Are you ready for some football? Gamblers are rejoicing

"Nobody besides FanDuel and DraftKings has any major market share at this point," said Caesars co-president of sports and online gaming Eric Hession. "But the reason we are making these investments is that over the longer term, we can create a compelling offering."

Hession added that gaming companies like Caesars can leverage their existing base of gamblers in physical casinos and take advantage of their brand name and marketing prowess. Caesars is inviting about 250 of its most loyal customers to watch the Super Bowl at a socially distanced event at Allegiant Stadium, home of the NFL's Las Vegas Raiders.

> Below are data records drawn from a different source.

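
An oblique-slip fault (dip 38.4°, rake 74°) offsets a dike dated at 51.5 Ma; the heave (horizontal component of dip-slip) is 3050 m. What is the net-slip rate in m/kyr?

dip-slip = heave / cos(dip) = 3050 / cos(38.4°) = 3892 m
net slip = dip-slip / sin(rake) = 3892 / sin(74°) = 4049 m
rate = 4049 m / 51.5 Ma = 0.0000786 m/yr = 0.0786 m/kyr

0.0786 m/kyr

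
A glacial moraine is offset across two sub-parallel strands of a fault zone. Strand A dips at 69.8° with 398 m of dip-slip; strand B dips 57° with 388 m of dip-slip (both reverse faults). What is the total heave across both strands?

heave_A = 398 × cos(69.8°) = 137.4 m
heave_B = 388 × cos(57°) = 211.3 m
total = 137.4 + 211.3 = 349 m

349 m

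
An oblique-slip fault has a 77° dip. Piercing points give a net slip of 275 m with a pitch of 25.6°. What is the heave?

26.7 m

dip-slip = net slip × sin(rake) = 275 m × sin(25.6°) = 118.8 m
heave = dip-slip × cos(dip) = 118.8 × cos(77°) = 26.7 m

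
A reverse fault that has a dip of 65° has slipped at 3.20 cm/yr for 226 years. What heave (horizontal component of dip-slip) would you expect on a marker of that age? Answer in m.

3.06 m

dip-slip = rate × time = 3.20 cm/yr × 226 years = 7.232 m
heave = dip-slip × cos(dip) = 7.232 × cos(65°) = 3.06 m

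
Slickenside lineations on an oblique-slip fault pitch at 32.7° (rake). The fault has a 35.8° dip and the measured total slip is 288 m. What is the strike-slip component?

242 m

strike-slip = net slip × cos(rake) = 288 m × cos(32.7°) = 242 m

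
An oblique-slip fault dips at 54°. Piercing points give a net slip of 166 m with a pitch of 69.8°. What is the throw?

126 m

dip-slip = net slip × sin(rake) = 166 m × sin(69.8°) = 155.8 m
throw = dip-slip × sin(dip) = 155.8 × sin(54°) = 126 m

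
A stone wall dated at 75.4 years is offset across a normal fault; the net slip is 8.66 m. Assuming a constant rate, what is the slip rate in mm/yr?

115 mm/yr

rate = 8.66 m / 75.4 years = 0.115 m/yr = 115 mm/yr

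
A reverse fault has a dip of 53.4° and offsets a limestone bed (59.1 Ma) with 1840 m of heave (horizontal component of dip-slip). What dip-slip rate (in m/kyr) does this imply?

0.0522 m/kyr

dip-slip = heave / cos(dip) = 1840 m / cos(53.4°) = 3086 m
rate = 3086 m / 59.1 Ma = 0.0000522 m/yr = 0.0522 m/kyr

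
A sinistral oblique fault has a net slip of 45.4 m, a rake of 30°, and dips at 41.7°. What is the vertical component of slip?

15.1 m

dip-slip = net slip × sin(rake) = 45.4 m × sin(30°) = 22.70 m
throw = dip-slip × sin(dip) = 22.70 × sin(41.7°) = 15.1 m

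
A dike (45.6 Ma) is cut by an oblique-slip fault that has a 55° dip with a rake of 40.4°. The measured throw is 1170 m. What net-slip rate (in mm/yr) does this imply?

0.0483 mm/yr

dip-slip = throw / sin(dip) = 1170 / sin(55°) = 1428 m
net slip = dip-slip / sin(rake) = 1428 / sin(40.4°) = 2204 m
rate = 2204 m / 45.6 Ma = 0.0000483 m/yr = 0.0483 mm/yr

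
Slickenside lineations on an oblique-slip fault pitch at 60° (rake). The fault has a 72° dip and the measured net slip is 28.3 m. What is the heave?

7.57 m

dip-slip = net slip × sin(rake) = 28.3 m × sin(60°) = 24.51 m
heave = dip-slip × cos(dip) = 24.51 × cos(72°) = 7.57 m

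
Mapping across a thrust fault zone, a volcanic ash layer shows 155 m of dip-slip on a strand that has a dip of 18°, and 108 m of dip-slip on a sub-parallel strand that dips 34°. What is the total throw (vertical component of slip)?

throw_A = 155 × sin(18°) = 47.90 m
throw_B = 108 × sin(34°) = 60.39 m
total = 47.90 + 60.39 = 108 m

108 m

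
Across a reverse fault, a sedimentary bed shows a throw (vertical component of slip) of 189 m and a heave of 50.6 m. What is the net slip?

net slip = √(throw² + heave²) = √(189² + 50.6²) = 196 m

196 m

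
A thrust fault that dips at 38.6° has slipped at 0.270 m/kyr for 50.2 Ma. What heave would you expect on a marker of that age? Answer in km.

10.6 km

dip-slip = rate × time = 0.270 m/kyr × 50.2 Ma = 13550 m
heave = dip-slip × cos(dip) = 13550 × cos(38.6°) = 10600 m = 10.6 km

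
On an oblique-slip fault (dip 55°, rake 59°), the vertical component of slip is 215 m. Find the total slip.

dip-slip = throw / sin(dip) = 215 / sin(55°) = 262.5 m
net slip = dip-slip / sin(rake) = 262.5 / sin(59°) = 306 m

306 m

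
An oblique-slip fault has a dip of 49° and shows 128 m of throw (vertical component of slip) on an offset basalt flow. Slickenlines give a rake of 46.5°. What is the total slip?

dip-slip = throw / sin(dip) = 128 / sin(49°) = 169.6 m
net slip = dip-slip / sin(rake) = 169.6 / sin(46.5°) = 234 m

234 m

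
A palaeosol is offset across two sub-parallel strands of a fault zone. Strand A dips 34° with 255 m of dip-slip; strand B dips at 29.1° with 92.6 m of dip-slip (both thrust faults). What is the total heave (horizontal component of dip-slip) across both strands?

292 m

heave_A = 255 × cos(34°) = 211.4 m
heave_B = 92.6 × cos(29.1°) = 80.91 m
total = 211.4 + 80.91 = 292 m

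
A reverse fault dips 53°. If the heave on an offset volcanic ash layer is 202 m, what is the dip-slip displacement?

336 m

dip-slip = heave / cos(dip) = 202 / cos(53°) = 336 m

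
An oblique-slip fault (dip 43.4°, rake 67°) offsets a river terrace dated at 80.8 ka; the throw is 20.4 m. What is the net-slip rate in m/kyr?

0.399 m/kyr

dip-slip = throw / sin(dip) = 20.4 / sin(43.4°) = 29.69 m
net slip = dip-slip / sin(rake) = 29.69 / sin(67°) = 32.25 m
rate = 32.25 m / 80.8 ka = 0.000399 m/yr = 0.399 m/kyr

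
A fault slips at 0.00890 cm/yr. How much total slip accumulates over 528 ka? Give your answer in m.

slip = rate × time = 0.00890 cm/yr × 528 ka = 47 m

47 m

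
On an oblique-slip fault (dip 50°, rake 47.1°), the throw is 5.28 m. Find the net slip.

9.41 m

dip-slip = throw / sin(dip) = 5.28 / sin(50°) = 6.893 m
net slip = dip-slip / sin(rake) = 6.893 / sin(47.1°) = 9.41 m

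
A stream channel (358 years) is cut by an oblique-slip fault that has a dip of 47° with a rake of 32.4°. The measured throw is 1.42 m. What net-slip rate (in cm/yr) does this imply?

1.01 cm/yr

dip-slip = throw / sin(dip) = 1.42 / sin(47°) = 1.942 m
net slip = dip-slip / sin(rake) = 1.942 / sin(32.4°) = 3.624 m
rate = 3.624 m / 358 years = 0.0101 m/yr = 1.01 cm/yr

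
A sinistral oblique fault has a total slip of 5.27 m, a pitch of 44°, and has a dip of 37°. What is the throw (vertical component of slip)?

2.20 m

dip-slip = net slip × sin(rake) = 5.27 m × sin(44°) = 3.661 m
throw = dip-slip × sin(dip) = 3.661 × sin(37°) = 2.20 m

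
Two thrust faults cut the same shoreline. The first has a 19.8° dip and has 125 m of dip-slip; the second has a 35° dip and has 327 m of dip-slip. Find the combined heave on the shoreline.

heave_A = 125 × cos(19.8°) = 117.6 m
heave_B = 327 × cos(35°) = 267.9 m
total = 117.6 + 267.9 = 385 m

385 m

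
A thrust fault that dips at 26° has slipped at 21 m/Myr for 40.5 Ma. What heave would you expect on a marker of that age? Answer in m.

dip-slip = rate × time = 21 m/Myr × 40.5 Ma = 850.5 m
heave = dip-slip × cos(dip) = 850.5 × cos(26°) = 764 m

764 m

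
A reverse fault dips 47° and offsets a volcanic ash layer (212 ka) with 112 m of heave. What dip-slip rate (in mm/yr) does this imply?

dip-slip = heave / cos(dip) = 112 m / cos(47°) = 164.2 m
rate = 164.2 m / 212 ka = 0.000775 m/yr = 0.775 mm/yr

0.775 mm/yr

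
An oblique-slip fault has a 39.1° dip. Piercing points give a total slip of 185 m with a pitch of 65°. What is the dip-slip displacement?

168 m

dip-slip = net slip × sin(rake) = 185 m × sin(65°) = 168 m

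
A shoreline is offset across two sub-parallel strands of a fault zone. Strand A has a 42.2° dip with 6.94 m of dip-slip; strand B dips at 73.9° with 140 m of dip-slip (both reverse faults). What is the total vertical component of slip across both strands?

throw_A = 6.94 × sin(42.2°) = 4.662 m
throw_B = 140 × sin(73.9°) = 134.5 m
total = 4.662 + 134.5 = 139 m

139 m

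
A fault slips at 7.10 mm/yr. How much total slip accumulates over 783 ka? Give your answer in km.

5.56 km

slip = rate × time = 7.10 mm/yr × 783 ka = 5560 m = 5.56 km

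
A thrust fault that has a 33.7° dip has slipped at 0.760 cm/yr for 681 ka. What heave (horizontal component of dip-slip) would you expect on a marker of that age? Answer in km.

dip-slip = rate × time = 0.760 cm/yr × 681 ka = 5176 m
heave = dip-slip × cos(dip) = 5176 × cos(33.7°) = 4310 m = 4.31 km

4.31 km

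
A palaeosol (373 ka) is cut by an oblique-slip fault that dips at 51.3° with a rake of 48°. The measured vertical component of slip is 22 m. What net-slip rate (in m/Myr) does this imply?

dip-slip = throw / sin(dip) = 22 / sin(51.3°) = 28.19 m
net slip = dip-slip / sin(rake) = 28.19 / sin(48°) = 37.93 m
rate = 37.93 m / 373 ka = 0.000102 m/yr = 102 m/Myr

102 m/Myr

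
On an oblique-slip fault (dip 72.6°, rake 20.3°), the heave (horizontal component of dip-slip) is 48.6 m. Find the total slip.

468 m

dip-slip = heave / cos(dip) = 48.6 / cos(72.6°) = 162.5 m
net slip = dip-slip / sin(rake) = 162.5 / sin(20.3°) = 468 m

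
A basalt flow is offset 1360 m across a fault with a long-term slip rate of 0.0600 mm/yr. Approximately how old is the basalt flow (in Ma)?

22.7 Ma

age = offset / rate = 1360 m / (0.0600 mm/yr) = 2.27e+07 yr = 22.7 Ma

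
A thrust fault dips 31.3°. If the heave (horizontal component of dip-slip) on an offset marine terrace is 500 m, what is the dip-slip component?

dip-slip = heave / cos(dip) = 500 / cos(31.3°) = 585 m

585 m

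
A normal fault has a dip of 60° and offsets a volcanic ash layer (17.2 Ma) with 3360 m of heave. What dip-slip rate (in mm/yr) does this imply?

0.391 mm/yr

dip-slip = heave / cos(dip) = 3360 m / cos(60°) = 6720 m
rate = 6720 m / 17.2 Ma = 0.000391 m/yr = 0.391 mm/yr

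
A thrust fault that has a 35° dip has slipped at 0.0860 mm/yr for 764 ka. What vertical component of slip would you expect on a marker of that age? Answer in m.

dip-slip = rate × time = 0.0860 mm/yr × 764 ka = 65.70 m
throw = dip-slip × sin(dip) = 65.70 × sin(35°) = 37.7 m

37.7 m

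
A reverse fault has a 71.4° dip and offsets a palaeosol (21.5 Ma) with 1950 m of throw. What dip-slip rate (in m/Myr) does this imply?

dip-slip = throw / sin(dip) = 1950 m / sin(71.4°) = 2057 m
rate = 2057 m / 21.5 Ma = 0.0000957 m/yr = 95.7 m/Myr

95.7 m/Myr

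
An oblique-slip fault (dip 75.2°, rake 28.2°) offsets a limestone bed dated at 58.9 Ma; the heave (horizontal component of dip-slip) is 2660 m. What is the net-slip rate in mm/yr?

dip-slip = heave / cos(dip) = 2660 / cos(75.2°) = 10410 m
net slip = dip-slip / sin(rake) = 10410 / sin(28.2°) = 22040 m
rate = 22040 m / 58.9 Ma = 0.000374 m/yr = 0.374 mm/yr

0.374 mm/yr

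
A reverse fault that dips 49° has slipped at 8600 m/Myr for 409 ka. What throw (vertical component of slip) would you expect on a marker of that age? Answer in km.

2.65 km

dip-slip = rate × time = 8600 m/Myr × 409 ka = 3517 m
throw = dip-slip × sin(dip) = 3517 × sin(49°) = 2650 m = 2.65 km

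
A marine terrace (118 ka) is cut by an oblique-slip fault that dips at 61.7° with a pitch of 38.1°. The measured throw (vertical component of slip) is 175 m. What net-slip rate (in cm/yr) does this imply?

0.273 cm/yr

dip-slip = throw / sin(dip) = 175 / sin(61.7°) = 198.8 m
net slip = dip-slip / sin(rake) = 198.8 / sin(38.1°) = 322.1 m
rate = 322.1 m / 118 ka = 0.00273 m/yr = 0.273 cm/yr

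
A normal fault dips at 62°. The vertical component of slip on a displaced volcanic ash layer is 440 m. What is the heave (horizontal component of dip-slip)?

234 m

heave = throw / tan(dip) = 440 / tan(62°) = 234 m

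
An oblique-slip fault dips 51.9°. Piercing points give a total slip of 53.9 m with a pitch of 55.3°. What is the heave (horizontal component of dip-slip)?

dip-slip = net slip × sin(rake) = 53.9 m × sin(55.3°) = 44.31 m
heave = dip-slip × cos(dip) = 44.31 × cos(51.9°) = 27.3 m

27.3 m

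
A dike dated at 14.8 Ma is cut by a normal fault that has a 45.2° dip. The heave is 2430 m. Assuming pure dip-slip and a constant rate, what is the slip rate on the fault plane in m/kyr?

dip-slip = heave / cos(dip) = 2430 m / cos(45.2°) = 3449 m
rate = 3449 m / 14.8 Ma = 0.000233 m/yr = 0.233 m/kyr

0.233 m/kyr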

Several other companies in the fantasy sports and gambling world are looking to take advantage of the hype around the Super Bowl -- as well as other live sports.

A company named PrizePicks even allows fans to make mixed sports predictions: A customer could make a combined prediction on, say, how many fantasy points Mahomes will tally as well as how many points Bradley Beal of the Washington Wizards will score against the Charlotte Hornets on Sunday.

So there's plenty of gambling and contest interest out there for the numerous sports betting and fantasy sports companies to tap into.

"The Super Bowl is a very busy time for us," said PrizePicks CEO Adam Wexler. "It's an active week for all daily sports fantasy sites."